Our recent history involves a lot of the tail wagging the dog. Our enviable prosperity is based in an addiction to the sale of arms, weapons that tend to get used and kill people that we don’t believe are quite as real as we are. It is also based in our addiction to oil, which distorts our policies toward nations rich in that diminishing resource. We may support an Arab Spring for some, but oil-rich dictatorships with terrible human rights records, like Saudi Arabia, get a pass. Phalanxes of our generals assume that the best way to advance through the ranks is to chalk up some successful combat experience. You have learned that it does not take all that much to set this juggernaut moving against you, because a subtle bias toward unnecessary war comes built into our economy, our culture, and our politics.

Those politics are corrupted by powerful lobbies that make it dangerous to voice self-critical positions. Many American citizens, and not a few Israelis for that matter, share your unease with the Israeli government’s settlement policy, the not so subtle attempt to permanently change the “facts on the ground” in the Palestinian territories.  The cycle of violence in the region assures that extremes on either side demonize each other, delaying the inevitable compromises that are the only alternative to another holocaust, this time a nuclear one. The settlements have become emblematic of enemy stereotyping between the multiple worlds of Islam and the “West,” ratcheting up global tensions around who has nuclear weapons and who does not.

The reality that ought to inform this discussion is the fact that if only a small fraction of anyone’s nuclear weapons are detonated, the entire planet could be plunged into nuclear winter, rendering worldwide agriculture inoperable for a decade—the starting point for realizing that all war has now become obsolete as a way to resolve our many conflicts.
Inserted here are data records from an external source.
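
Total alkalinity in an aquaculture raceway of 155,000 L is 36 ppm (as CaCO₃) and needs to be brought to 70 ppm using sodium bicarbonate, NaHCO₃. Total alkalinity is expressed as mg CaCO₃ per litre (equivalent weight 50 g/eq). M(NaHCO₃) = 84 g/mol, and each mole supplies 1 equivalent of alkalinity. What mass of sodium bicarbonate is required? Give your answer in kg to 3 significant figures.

8.85 kg

Alkalinity to add: (70 − 36) = 34 mg/L as CaCO₃ × 155,000 L = 5270 g as CaCO₃.
Equivalents: 5270 g ÷ 50 g/eq = 105.4 eq.
NaHCO₃ supplies 1 eq per mole → 105.4 mol.
Mass: 105.4 mol × 84 g/mol = 8854 g.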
On some level we know how much more good the obscene sums we have spent on projects like the F-35 Joint Strike Fighter could do if they were reallocated to directly meeting human needs for education, for medicine, for clean water, for decent jobs. Because these are in such short supply in your world, some few of you are driven helplessly toward a violence that rationalizes the “collateral” killing of innocent civilians—just as we make similar uneasy moral compromises in the use of drones in a futile cycle of revenge. Our equivalent to your suicide bombers are not only the drones, but the hundreds of our soldiers who commit suicide because they cannot live with what war has done to their hearts and minds.
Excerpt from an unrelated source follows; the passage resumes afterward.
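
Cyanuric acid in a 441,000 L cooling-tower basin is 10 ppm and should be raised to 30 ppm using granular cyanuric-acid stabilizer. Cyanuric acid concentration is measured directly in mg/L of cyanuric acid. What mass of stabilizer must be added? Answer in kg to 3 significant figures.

8.82 kg

CYA to add: (30 − 10) = 20 mg/L × 441,000 L = 8820 g cyanuric acid.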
Before he was shot down at another violent moment of our history, our martyr Martin Luther King Jr. had begun to talk about the relationship between our wars abroad and our inequities at home. But his solution was as radical as any extremist’s: “Darkness cannot drive out darkness; only light can do that. Hate cannot drive out hate; only love can do that.” The tactics of non-violence are the secret strength with which not only our own country can overcome its contradictions and hypocrisies, but the quickest way, in the long run, that you will gain the freedom and justice to which you aspire, without bringing the American behemoth down upon you.

When you insist on thinking of the United States as Satan incarnate, bear in mind that Dr. King is a representative American consecrated with his own holiday, and millions of us still carry his torch of hope. His non-violence shows the way out of the echo chamber of fear that entraps much of the planet—whether the callously dominating violence of the modern superpower or the desperate helpless reaction of the terrorist.  Lasting change will come from neither of these extremes. It will come when we, we the human species, begin to fully address the adversaries we all share—climate instability, nuclear winter, world-traveling diseases—which make our adversarial differences pale to nothing.